When `just` is invoked without args, imports are not considered when identifying the first recipe
Steps to reproduce
- Create the following justfile in some directory, say
/tmp/justtest
default:
just --list
- Create the following justfile in a subdirectory of that directory, say
/tmp/justtest/sub
import "../justfile"
foo:
@echo "foo"
- With working directory
/tmp/justtest/sub, executejust(with no arguments)
Expected behaviour
Without thinking about it too much, I expected that step (3) would identify the imported default as the first recipe, and execute just --list.
Actual behaviour
Step (3) executes the foo recipe and prints "foo".
Thoughts
My initial intuition was that default would be treated as the first recipe in the subdirectory's justfile, just as it would be if instead of using an import statement at that position, I'd pasted in the content of the parent directory's justfile.
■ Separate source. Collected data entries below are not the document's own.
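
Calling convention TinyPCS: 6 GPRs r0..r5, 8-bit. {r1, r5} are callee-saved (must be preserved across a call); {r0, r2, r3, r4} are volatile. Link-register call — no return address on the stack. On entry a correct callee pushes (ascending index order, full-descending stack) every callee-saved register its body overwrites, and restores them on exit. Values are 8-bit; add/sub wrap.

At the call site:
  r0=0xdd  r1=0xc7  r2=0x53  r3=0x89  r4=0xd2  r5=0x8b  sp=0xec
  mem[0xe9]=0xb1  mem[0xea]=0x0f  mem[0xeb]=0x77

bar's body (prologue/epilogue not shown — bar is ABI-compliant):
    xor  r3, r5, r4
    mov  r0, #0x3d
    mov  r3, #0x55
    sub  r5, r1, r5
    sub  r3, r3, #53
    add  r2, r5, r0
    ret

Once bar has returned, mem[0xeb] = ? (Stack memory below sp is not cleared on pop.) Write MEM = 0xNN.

MEM = 0x8b

prologue: push r5 → mem[0xeb]=0x8b, sp=0xeb
body[0] xor  r3, r5, r4 → r3=0x59
body[1] mov  r0, #0x3d → r0=0x3d
body[2] mov  r3, #0x55 → r3=0x55
body[3] sub  r5, r1, r5 → r5=0x3c
body[4] sub  r3, r3, #53 → r3=0x20
body[5] add  r2, r5, r0 → r2=0x79
epilogue: pop r5=0x8b, sp=0xec
prologue pushed ['r5'] at ['0xeb']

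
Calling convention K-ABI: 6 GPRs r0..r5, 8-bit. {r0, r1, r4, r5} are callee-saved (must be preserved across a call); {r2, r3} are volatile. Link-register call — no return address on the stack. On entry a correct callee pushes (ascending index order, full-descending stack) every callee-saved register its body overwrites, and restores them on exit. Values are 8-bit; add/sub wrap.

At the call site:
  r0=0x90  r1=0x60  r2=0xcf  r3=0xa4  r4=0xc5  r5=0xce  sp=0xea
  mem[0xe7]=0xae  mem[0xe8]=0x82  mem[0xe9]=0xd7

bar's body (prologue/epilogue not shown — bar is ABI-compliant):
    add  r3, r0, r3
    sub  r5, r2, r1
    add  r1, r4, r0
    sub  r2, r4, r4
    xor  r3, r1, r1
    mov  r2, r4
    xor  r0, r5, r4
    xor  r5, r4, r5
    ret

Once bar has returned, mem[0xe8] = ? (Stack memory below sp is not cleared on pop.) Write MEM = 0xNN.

prologue: push r0 → mem[0xe9]=0x90, sp=0xe9
prologue: push r1 → mem[0xe8]=0x60, sp=0xe8
prologue: push r5 → mem[0xe7]=0xce, sp=0xe7
body[0] add  r3, r0, r3 → r3=0x34
body[1] sub  r5, r2, r1 → r5=0x6f
body[2] add  r1, r4, r0 → r1=0x55
body[3] sub  r2, r4, r4 → r2=0x00
body[4] xor  r3, r1, r1 → r3=0x00
body[5] mov  r2, r4 → r2=0xc5
body[6] xor  r0, r5, r4 → r0=0xaa
body[7] xor  r5, r4, r5 → r5=0xaa
epilogue: pop r5=0xce, sp=0xe8
epilogue: pop r1=0x60, sp=0xe9
epilogue: pop r0=0x90, sp=0xea
prologue pushed ['r0', 'r1', 'r5'] at ['0xe9', '0xe8', '0xe7']

MEM = 0x60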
That's consistent with the idea that "imports behave as if the recipes in the imported justfile were included in the justfile directly".
However the actual behaviour also kind of makes sense in the light of the idea that "shallower definitions always override deeper definitions"
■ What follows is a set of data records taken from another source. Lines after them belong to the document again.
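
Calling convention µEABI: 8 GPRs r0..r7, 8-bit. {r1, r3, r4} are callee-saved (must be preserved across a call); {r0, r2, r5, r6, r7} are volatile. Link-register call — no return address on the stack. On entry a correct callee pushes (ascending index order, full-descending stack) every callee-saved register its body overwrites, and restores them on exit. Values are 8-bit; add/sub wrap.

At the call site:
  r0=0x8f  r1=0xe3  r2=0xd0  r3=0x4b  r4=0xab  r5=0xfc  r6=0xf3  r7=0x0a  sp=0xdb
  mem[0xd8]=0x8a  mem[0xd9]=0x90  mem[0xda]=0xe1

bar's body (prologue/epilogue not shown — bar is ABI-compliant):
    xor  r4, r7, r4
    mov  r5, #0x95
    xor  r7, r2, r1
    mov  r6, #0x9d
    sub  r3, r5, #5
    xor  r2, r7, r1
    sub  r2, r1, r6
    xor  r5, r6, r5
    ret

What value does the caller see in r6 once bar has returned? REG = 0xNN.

prologue: push r3 → mem[0xda]=0x4b, sp=0xda
prologue: push r4 → mem[0xd9]=0xab, sp=0xd9
body[0] xor  r4, r7, r4 → r4=0xa1
body[1] mov  r5, #0x95 → r5=0x95
body[2] xor  r7, r2, r1 → r7=0x33
body[3] mov  r6, #0x9d → r6=0x9d
body[4] sub  r3, r5, #5 → r3=0x90
body[5] xor  r2, r7, r1 → r2=0xd0
body[6] sub  r2, r1, r6 → r2=0x46
body[7] xor  r5, r6, r5 → r5=0x08
epilogue: pop r4=0xab, sp=0xda
epilogue: pop r3=0x4b, sp=0xdb
r6 is caller-saved → body value

REG = 0x9d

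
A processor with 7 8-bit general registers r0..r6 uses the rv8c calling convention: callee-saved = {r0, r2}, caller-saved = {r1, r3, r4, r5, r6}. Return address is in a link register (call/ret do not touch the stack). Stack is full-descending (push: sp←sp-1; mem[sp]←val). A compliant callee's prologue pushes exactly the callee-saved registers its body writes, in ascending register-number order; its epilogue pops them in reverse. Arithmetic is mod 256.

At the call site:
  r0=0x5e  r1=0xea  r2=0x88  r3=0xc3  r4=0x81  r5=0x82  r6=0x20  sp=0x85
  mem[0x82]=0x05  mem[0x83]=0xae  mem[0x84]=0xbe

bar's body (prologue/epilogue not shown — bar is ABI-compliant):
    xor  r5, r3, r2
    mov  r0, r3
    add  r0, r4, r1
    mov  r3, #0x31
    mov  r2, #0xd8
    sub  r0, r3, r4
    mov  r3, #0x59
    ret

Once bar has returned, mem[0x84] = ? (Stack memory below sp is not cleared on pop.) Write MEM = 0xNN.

prologue: push r0 -> mem[0x84]=0x5e, sp=0x84
prologue: push r2 -> mem[0x83]=0x88, sp=0x83
body[0] xor  r5, r3, r2 -> r5=0x4b
body[1] mov  r0, r3 -> r0=0xc3
body[2] add  r0, r4, r1 -> r0=0x6b
body[3] mov  r3, #0x31 -> r3=0x31
body[4] mov  r2, #0xd8 -> r2=0xd8
body[5] sub  r0, r3, r4 -> r0=0xb0
body[6] mov  r3, #0x59 -> r3=0x59
epilogue: pop r2=0x88, sp=0x84
epilogue: pop r0=0x5e, sp=0x85
prologue pushed ['r0', 'r2'] at ['0x84', '0x83']

MEM = 0x5e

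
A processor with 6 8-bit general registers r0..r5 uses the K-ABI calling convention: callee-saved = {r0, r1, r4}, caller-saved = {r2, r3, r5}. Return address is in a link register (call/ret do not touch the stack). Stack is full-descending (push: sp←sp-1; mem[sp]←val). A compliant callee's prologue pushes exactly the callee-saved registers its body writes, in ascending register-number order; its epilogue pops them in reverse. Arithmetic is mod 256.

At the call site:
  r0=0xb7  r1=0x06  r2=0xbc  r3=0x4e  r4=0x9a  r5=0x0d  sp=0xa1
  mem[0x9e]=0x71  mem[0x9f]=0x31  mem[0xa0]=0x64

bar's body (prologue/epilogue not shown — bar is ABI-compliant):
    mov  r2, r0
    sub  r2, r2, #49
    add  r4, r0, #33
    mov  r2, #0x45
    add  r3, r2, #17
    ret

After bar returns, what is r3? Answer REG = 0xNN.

prologue: push r4 -> mem[0xa0]=0x9a, sp=0xa0
body[0] mov  r2, r0 -> r2=0xb7
body[1] sub  r2, r2, #49 -> r2=0x86
body[2] add  r4, r0, #33 -> r4=0xd8
body[3] mov  r2, #0x45 -> r2=0x45
body[4] add  r3, r2, #17 -> r3=0x56
epilogue: pop r4=0x9a, sp=0xa1
r3 is caller-saved -> body value

REG = 0x56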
So I'm not sure whether you consider this an issue or not!
Motivations for raising this
I like the suggested pattern of just --list as a default recipe, because I almost always don't want to accidentally execute a recipe without explicitly specifying it.
Clearly it's not that hard to achieve that even with the behaviour described. I can explicitly put a default recipe as the first one in the subdirectory justfile, as long as I set allow-duplicate-recipes := true. (But if I'm allowing duplicate recipes just for the sake of having this default, I'm losing the protection I normally would against accidental overrides.)
Or I can just add the recipe to the subdirectory justfile with a slightly different name like _default, without the need to set allow-duplicate-recipes.
Going a bit off-topic, an alternative solution that would also work nicely would be an environment variable (say JUST_NO_DEFAULT) which changed the behaviour of just without arguments, so that it behaved like just --list or perhaps just --help, instead of executing the first recipe.
I know it would be a breaking change, but I also feel that when no default recipe is defined, just should list the available recipes.
Perhaps that could be controlled with something like set list-recipes-when-no-explicit-default.
Edit: My use case, that led me to this issue, was that I have a collection of justfiles used for several similar projects. In each project, there is a subdirectory with this collection of justifies, and a top-level justfile, that imports one or more of the justfiles in the subdirectory. I wanted to define a default in one of the imported justfiles. In my case, I wanted the default recipe to be just --list.
I think this is probably not a bug. I'm not sure if the current behavior is intended or not, i.e., did we even think of this when implementing import, but I can see an argument that it's a little confusing if the default recipe comes from an import.